Pairing orientation affects both threshold current and the magnitude of stimulated cx46 G_j. Oocytes were paired in four orientations to produce different contact types: vegetal-vegetal poles (V-V), vegetal pole-equatorial region (V-E), vegetal-animal poles (V-A), and animal-animal poles (A-A). An increasing fraction of total hemichannels was opened by depolarizing pulses applied in decreasing [Ca²⁺]_out until a change in the growth rate of G_j was detected. G_j was then followed over time until a new steady-state condition was reached. The whole-cell hemichannel conductance, extrapolated if necessary to 0.5 mM Ca²⁺, was used to quantify expression levels. The hemichannel expression levels and stimulated change in G_j,ss were grouped according to pairing orientation. The [Ca²⁺]_out in which gap junction formation was stimulated is presented as a measure of I_Thresh.

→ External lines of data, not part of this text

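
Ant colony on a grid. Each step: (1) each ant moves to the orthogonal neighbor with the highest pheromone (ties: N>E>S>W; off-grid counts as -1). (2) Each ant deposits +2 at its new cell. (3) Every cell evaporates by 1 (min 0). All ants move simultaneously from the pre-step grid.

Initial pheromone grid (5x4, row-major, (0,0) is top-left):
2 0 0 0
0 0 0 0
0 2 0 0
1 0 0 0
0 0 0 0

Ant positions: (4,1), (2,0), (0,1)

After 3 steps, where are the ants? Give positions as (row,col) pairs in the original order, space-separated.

Step 1: ant0:(4,1)->N->(3,1) | ant1:(2,0)->E->(2,1) | ant2:(0,1)->W->(0,0)
  grid max=3 at (0,0)
Step 2: ant0:(3,1)->N->(2,1) | ant1:(2,1)->S->(3,1) | ant2:(0,0)->E->(0,1)
  grid max=4 at (2,1)
Step 3: ant0:(2,1)->S->(3,1) | ant1:(3,1)->N->(2,1) | ant2:(0,1)->W->(0,0)
  grid max=5 at (2,1)

(3,1) (2,1) (0,0)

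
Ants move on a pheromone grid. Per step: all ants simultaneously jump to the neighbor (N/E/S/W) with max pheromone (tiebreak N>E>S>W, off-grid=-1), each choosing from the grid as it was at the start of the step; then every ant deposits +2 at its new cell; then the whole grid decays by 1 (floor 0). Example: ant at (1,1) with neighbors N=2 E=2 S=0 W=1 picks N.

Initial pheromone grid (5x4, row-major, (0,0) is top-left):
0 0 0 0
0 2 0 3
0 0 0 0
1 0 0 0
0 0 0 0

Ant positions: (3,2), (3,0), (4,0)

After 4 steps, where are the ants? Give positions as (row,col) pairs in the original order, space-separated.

Step 1: ant0:(3,2)->N->(2,2) | ant1:(3,0)->N->(2,0) | ant2:(4,0)->N->(3,0)
  grid max=2 at (1,3)
Step 2: ant0:(2,2)->N->(1,2) | ant1:(2,0)->S->(3,0) | ant2:(3,0)->N->(2,0)
  grid max=3 at (3,0)
Step 3: ant0:(1,2)->E->(1,3) | ant1:(3,0)->N->(2,0) | ant2:(2,0)->S->(3,0)
  grid max=4 at (3,0)
Step 4: ant0:(1,3)->N->(0,3) | ant1:(2,0)->S->(3,0) | ant2:(3,0)->N->(2,0)
  grid max=5 at (3,0)

(0,3) (3,0) (2,0)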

Not only did the pairing orientation affect the stimulated increase in G_j, but it also determined the fraction of hemichannels that must be opened to initiate gap junction formation.

FIGURE 12

The time constant of stimulated gap junction formation is dependent on [Ca²⁺]_out. (Top panel) Examples of G_j growth curves stimulated under different conditions. Oocyte pairs expressing similar hemichannel levels are shown to demonstrate that the extent (as opposed to the rate) of gap junction formation was not significantly altered by [Ca²⁺]_out. Gap junction formation was stimulated in 0.2 mM [Ca²⁺]_out, 1.0 mM [Ca²⁺]_out, and 1.0 mM [Ca²⁺]_out for oocyte pairs pretreated with 20 μg/ml soybean agglutin before pairing. (Bottom panel) The time constants obtained after fitting G_j growth curves to a single exponential process. If the stimulated change in junctional conductance could be modeled by a single exponential process, data were fit to the equation G_j(t) = G_j,o + G_j,max × (1 − exp(t/τ)). Time constants were binned according to the [Ca²⁺]_out present during gap junction formation. Different symbols are used to distinguish between different expression levels to show the inverse relationship between the time constant and the total expression level seen at higher [Ca²⁺]_out.